Shafqat Ali Khan
Sublime Sufi (ARC Music EUCD 1798, 2003)
This is one of the most pleasant surprises of 2003. Pakistani Qawwali singer Shafqat Ali Khan has recorded an excellent album where ancient Sufi tradition meets modern Western rock and jazz instrumentation, creating a superb hybrid sound. The album features the dramatic vocals of Ali Khan singing Sufi poems, ghazals and ragas. The line-up includes mandolin, electric guitar, tabla, dumbek electronic percussion grooves; the fiery, but also subtle, tenor sax of George Brooks; and the arrangements and keyboard work of Oakland (California) producer Douglas McKeehan.
Doug McKeehan and Shafqat have known one another almost seven years, meeting in 1994, during a visit to the U.S. by Shafqat’s father, the renowned Pakistani vocalist Salamat Ali Khan.

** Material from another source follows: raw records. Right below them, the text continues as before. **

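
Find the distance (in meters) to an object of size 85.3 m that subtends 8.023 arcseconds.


D = size / theta_rad, theta_rad = 8.023 * pi/(180*3600) = 3.890e-05, D = 2.193e+06

2.193e+06 m


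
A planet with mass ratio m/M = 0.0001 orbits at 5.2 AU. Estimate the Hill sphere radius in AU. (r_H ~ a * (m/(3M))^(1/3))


r_H = a * (m/3M)^(1/3) = 5.2 * (0.0001/3)^(1/3) = 0.1674

0.1674 AU


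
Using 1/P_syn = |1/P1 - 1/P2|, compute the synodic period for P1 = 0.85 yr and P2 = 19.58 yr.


1/P_syn = |1/P1 - 1/P2| = |1/0.85 - 1/19.58| => P_syn = 0.8886

0.8886 years


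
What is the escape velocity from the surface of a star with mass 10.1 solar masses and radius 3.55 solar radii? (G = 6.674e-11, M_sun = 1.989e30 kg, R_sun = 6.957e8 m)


M = 10.1 * 1.989e30 kg = 2.00889e+31 kg; R = 3.55 * 6.957e8 m = 2.469735e+09 m. v_esc = sqrt(2GM/R) = sqrt(2 * 6.674e-11 * 2.00889e+31 / 2.469735e+09) = 1.042e+06

1.042e+06 m/s


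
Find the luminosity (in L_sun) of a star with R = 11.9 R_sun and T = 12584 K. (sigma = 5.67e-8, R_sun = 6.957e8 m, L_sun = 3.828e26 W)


R = 11.9 * 6.957e8 m = 8.27883e+09 m. L = 4*pi*R^2*sigma*T^4 = 4*pi*(8.27883e+09)^2 * 5.67e-8 * 12584^4 = 1.224632246e+30 W. L/L_sun = 1.224632246e+30 / 3.828e26 = 3199.1438

3199.1438 L_sun


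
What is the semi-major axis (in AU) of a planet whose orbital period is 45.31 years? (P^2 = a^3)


a = P^(2/3) = 45.31^(2/3) = 12.7095

12.7095 AU


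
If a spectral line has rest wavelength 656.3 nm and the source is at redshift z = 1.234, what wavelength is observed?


lam_obs = lam_emit * (1 + z) = 656.3 * (1 + 1.234) = 1466.1742

1466.1742 nm


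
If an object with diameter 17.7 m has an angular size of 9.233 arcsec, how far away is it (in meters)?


D = size / theta_rad, theta_rad = 9.233 * pi/(180*3600) = 4.476e-05, D = 395417.2068

395417.2068 m


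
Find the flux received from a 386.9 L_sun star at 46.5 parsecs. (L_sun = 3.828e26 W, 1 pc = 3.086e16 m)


F = L / (4*pi*d^2) = 1.481e+29 / (4*pi*(1.435e+18)^2) = 5.724e-09

5.724e-09 W/m^2


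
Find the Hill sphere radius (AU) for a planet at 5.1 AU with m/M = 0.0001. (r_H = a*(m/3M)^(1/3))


r_H = a * (m/3M)^(1/3) = 5.1 * (0.0001/3)^(1/3) = 0.1641

0.1641 AU


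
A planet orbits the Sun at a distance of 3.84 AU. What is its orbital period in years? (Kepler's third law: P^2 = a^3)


P = a^(3/2) = 3.84^1.5 = 7.5248

7.5248 years


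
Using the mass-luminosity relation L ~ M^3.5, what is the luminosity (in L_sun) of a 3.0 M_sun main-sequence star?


L/L_sun = (M/M_sun)^3.5 = 3.0^3.5 = 46.7654

46.7654 L_sun


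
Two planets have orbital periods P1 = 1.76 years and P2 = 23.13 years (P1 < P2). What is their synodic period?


1/P_syn = |1/P1 - 1/P2| = |1/1.76 - 1/23.13| => P_syn = 1.905

1.905 years


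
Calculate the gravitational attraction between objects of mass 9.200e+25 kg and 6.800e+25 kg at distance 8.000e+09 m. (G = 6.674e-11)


F = G*m1*m2/r^2 = 6.674e-11 * 9.200e+25 * 6.800e+25 / (8.000e+09)^2 = 6.674e-11 * 6.256e+51 / 6.400e+19 = 6.524e+21

6.524e+21 N


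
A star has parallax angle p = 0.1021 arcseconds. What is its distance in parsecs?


d = 1/p = 1/0.1021 = 9.7943

9.7943 pc


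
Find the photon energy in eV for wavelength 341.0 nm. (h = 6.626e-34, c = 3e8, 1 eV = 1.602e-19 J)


E = hc/lambda = 6.626e-34 * 3e8 / 3.410e-07 = 5.829e-19 J = 3.6388 eV

3.6388 eV


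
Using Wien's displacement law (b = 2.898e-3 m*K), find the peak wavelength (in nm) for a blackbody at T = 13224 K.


lam_max = b / T = 2.898e-3 / 13224 = 2.191e-07 m = 219.147 nm

219.147 nm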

McKeehan, a keyboardist who has performed with the world fusion group Ancient Future, has long harbored a love of Indian and Pakistani music and culture.

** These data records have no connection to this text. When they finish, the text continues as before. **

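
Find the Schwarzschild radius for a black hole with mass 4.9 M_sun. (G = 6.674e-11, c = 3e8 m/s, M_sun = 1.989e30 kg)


M = 4.9 * 1.989e30 kg = 9.7461e+30 kg. rs = 2GM/c^2 = 2 * 6.674e-11 * 9.7461e+30 / (3e8)^2 = 14454.5492

14454.5492 m


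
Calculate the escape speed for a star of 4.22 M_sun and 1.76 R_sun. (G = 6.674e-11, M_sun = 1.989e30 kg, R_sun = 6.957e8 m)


M = 4.22 * 1.989e30 kg = 8.39358e+30 kg; R = 1.76 * 6.957e8 m = 1.224432e+09 m. v_esc = sqrt(2GM/R) = sqrt(2 * 6.674e-11 * 8.39358e+30 / 1.224432e+09) = 956564.7668

956564.7668 m/s


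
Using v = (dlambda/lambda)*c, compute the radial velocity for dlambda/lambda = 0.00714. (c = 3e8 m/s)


v = (dlambda/lambda) * c = 0.00714 * 3e8 = 2.142e+06

2.142e+06 m/s


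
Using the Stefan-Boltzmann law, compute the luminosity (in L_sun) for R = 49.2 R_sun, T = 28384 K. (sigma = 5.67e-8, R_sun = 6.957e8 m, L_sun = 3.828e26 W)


R = 49.2 * 6.957e8 m = 3.422844e+10 m. L = 4*pi*R^2*sigma*T^4 = 4*pi*(3.422844e+10)^2 * 5.67e-8 * 28384^4 = 5.418281042e+32 W. L/L_sun = 5.418281042e+32 / 3.828e26 = 1.415e+06

1.415e+06 L_sun


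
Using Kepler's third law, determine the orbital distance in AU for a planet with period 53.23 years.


a = P^(2/3) = 53.23^(2/3) = 14.1505

14.1505 AU


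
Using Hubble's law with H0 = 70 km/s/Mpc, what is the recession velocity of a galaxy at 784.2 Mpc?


v = H0 * d = 70 * 784.2 = 54894.0

54894.0 km/s


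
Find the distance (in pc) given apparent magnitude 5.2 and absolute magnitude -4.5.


d = 10^((m - M + 5)/5) = 10^((5.2 - -4.5 + 5)/5) = 870.9636

870.9636 pc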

Shafqat Ali Khan was born June 17, 1972 in Lahore, Pakistan. He began his professional career at the prodigious age of seven, performing two very difficult ragas at the Punjab Music Festival in 1980; his professional training had already begun when he was four years old. “People were amazed. I sang for twenty minutes.” Afterwards, he was approached by Radio Pakistan, which led to a series of on-air recitals which spread the fame of this preternaturally endowed talent. By the age of eight, Shafqat had already proved his mettle, earning widespread regard as a classical artist of merit. Further classical performances on area television stations enhanced his public profile.